Il concertone 2012, per dire, è riuscito persino a fare peggio delle ultime edizioni, i cui ascolti erano stati generalmente definiti disastrosi (11% l’anno scorso, circa un punto in meno nel 2010). E non che la controprogrammazione fosse quella delle grandi occasioni. La serata di ieri è stata stravinta (4 milioni e 750mila telespettatori in due ore, più o meno quanti hanno guardato il concertone per tutto il giorno) da Massimo Ranieri e Monica Guerritore in “Sabato, domenica e lunedì”, ultimo allestimento del fortunato ciclo eduardiano promosso da Rai Uno. A voler fare la comparazione sullo share, si può accostare il 9,1% del concertone al 9,2% portato a casa dal film catastrofico tedesco “Tornado – La furia del cielo” mandato in onda da Rai Due.

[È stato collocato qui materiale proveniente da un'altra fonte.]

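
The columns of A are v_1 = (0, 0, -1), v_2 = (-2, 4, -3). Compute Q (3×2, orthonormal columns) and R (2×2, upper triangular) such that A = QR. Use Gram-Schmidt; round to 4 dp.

v_1 = (0, 0, -1); ‖v_1‖ = 1.0000, so e_1 = (0.0000, 0.0000, -1.0000).
e_1·v_2 = 0.0000·(-2) + 0.0000·4 + (-1.0000)·(-3) = 3.0000.
u_2 = v_2 − 3.0000·e_1 = (-2.0000, 4.0000, 0.0000).
‖u_2‖ = 4.4721, so e_2 = (-0.4472, 0.8944, 0.0000).

Q = [[0.0000, -0.4472], [0.0000, 0.8944], [-1.0000, 0.0000]], R = [[1.0000, 3.0000], [0.0000, 4.4721]]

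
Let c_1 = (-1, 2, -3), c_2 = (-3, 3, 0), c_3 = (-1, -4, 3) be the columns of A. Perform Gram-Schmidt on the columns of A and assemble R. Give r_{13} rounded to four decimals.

q_1 = c_1/‖c_1‖ = (-1, 2, -3)/3.7417 = (-0.2673, 0.5345, -0.8018).
r_{13} = q_1·c_3 = -4.2762.

r_{13} = -4.2762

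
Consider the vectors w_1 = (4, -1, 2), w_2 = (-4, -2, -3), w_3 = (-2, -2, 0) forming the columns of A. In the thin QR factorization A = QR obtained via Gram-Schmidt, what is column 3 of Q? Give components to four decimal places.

w_1 = (4, -1, 2); ‖w_1‖ = 4.5826, so e_1 = (0.8729, -0.2182, 0.4364).
e_1·w_2 = 0.8729·(-4) + (-0.2182)·(-2) + 0.4364·(-3) = -4.3644.
u_2 = w_2 + 4.3644·e_1 = (-0.1905, -2.9524, -1.0952).
‖u_2‖ = 3.1547, so e_2 = (-0.0604, -0.9359, -0.3472).
e_1·w_3 = 0.8729·(-2) + (-0.2182)·(-2) + 0.4364·0 = -1.3093; e_2·w_3 = (-0.0604)·(-2) + (-0.9359)·(-2) + (-0.3472)·0 = 1.9925.
u_3 = w_3 + 1.3093·e_1 − 1.9925·e_2 = (-0.7368, -0.4211, 1.2632).
‖u_3‖ = 1.5218, so e_3 = (-0.4842, -0.2767, 0.8301).

e_3 = (-0.4842, -0.2767, 0.8301)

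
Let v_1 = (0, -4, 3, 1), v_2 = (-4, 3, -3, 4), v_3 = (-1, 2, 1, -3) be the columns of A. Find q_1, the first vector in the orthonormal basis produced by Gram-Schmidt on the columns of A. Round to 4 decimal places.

q_1 = (0.0000, -0.7845, 0.5883, 0.1961)

q_1 = v_1/‖v_1‖ = (0, -4, 3, 1)/5.0990 = (0.0000, -0.7845, 0.5883, 0.1961).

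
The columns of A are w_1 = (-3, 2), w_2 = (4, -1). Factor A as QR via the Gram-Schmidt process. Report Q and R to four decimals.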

E per fare gli stessi ascolti del concertone nemmeno c’è bisogno di andarsi a comprare i film in Germania:

Anni di palinsesti primavera-estate della tv pubblica italiana dimostrano inoppugnabilmente come i picchi toccati dalla kermesse canora di piazza San Giovanni siano, per le repliche di Don Matteo e del Commissario Rex, ordinaria amministrazione.